Use arm-linux-gnueabihf to cross compile the live555 project, transplant the executable file to the camera based on Ambarella platform, execute the script to start the service. The hardware parameters of IP camera are as shown in Table 2:

Table 2. hardware parameters of IP Camera

Enter the RTSP protocol playback address on the VLC client: rtsp://192.168.43.138/stream1, it can be played normally on player and audio codec information is as shown in Table 3.

Table 3. Media codec information on VLC

We mainly evaluate this project from two aspects: system performance and real-time performance.

4.1 System Performance

For system performance, test CPU and memory usage of the camera during twelve hours. We first test the system resource occupation of the camera when only real-time video is captured and transmitted. Then add real-time audio to test the occupancy of system resources when audio and video are transmitted simultaneously, the result is as shown in Fig. 4:

Fig. 4.
figure 4

System resource occupancy. CPU 1 means CPU usage when only video thread is working. CPU 2 means CPU usage when audio and video thread are working together. It is also suitable for MEM.

It can be seen from the above results that added audio collection and transmission threads can increase CPU occupancy rate, but even if the real-time audio and video collection and transmission threads are called at the same time, CPU resource utilization rate can be stabilized at about 20%; the CPU occupancy rate will not fluctuate greatly with time, indicating the thread are relatively stable. The proportion of memory space occupied by added audio thread is very small, only occupying about 0.2% more memory space; the memory occupancy rate is flat with time, which means that there is no memory leak in our project.

4.2 Real-Time Performance

For real-time testing, we use a stopwatch timer to intuitively test the delay of the Live555 project. We define the delay as the difference between the stopwatch time on the computer and the stopwatch time displayed on the player. In our LAN environment, the network download bandwidth can reach 5 MB/s and upload bandwidth can reach 1.4 MB/s; when playing PCM audio and 1080p video, set the video code rate to 1200 kb/s. The frame drop rate and delay is as shown as Fig. 5:

Fig. 5.
figure 5

Real-time performance. Frame drop rate 1 means frame drop rate when only video thread is working. Frame drop rate 2 means frame drop rate when audio and video thread are working together. It is also suitable for delaytime.

From the results from above figure, delay can be controlled at about 0.6 s, real-time performance is good. Though frame drop rate has increased when the audio collection and transmission threads are added, the playback effect still has a good performance.

5 Conclusion

Most of the traditional real-time transformation schemes based on live555 project are only about video, there are few studies on the collection and transmission of real-time audio.

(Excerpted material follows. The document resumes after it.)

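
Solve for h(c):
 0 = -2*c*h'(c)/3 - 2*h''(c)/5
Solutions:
 h(c) = C1 + C2*erf(sqrt(30)*c/6)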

In this paper, an audio collection module is added to get real-time audio data in Live555. Related classes are inherited and related methods are rewritten to realize the transmission of real-time audio and the synchronization of audio and video. We can use VLC player to play this stream in LAN environment. Besides the low delay, this Live555 can maintain long-term stable work. Experiments show that the real-time playback effect is good and can be used normally.

RTMP protocol is more widely used in the live broadcast industry [18, 19]. In future, we will build a cloud platform in the public network [20], try to convert RTSP protocol to RTMP protocol in the camera and push RTMP data to Public network to achieve forwarding.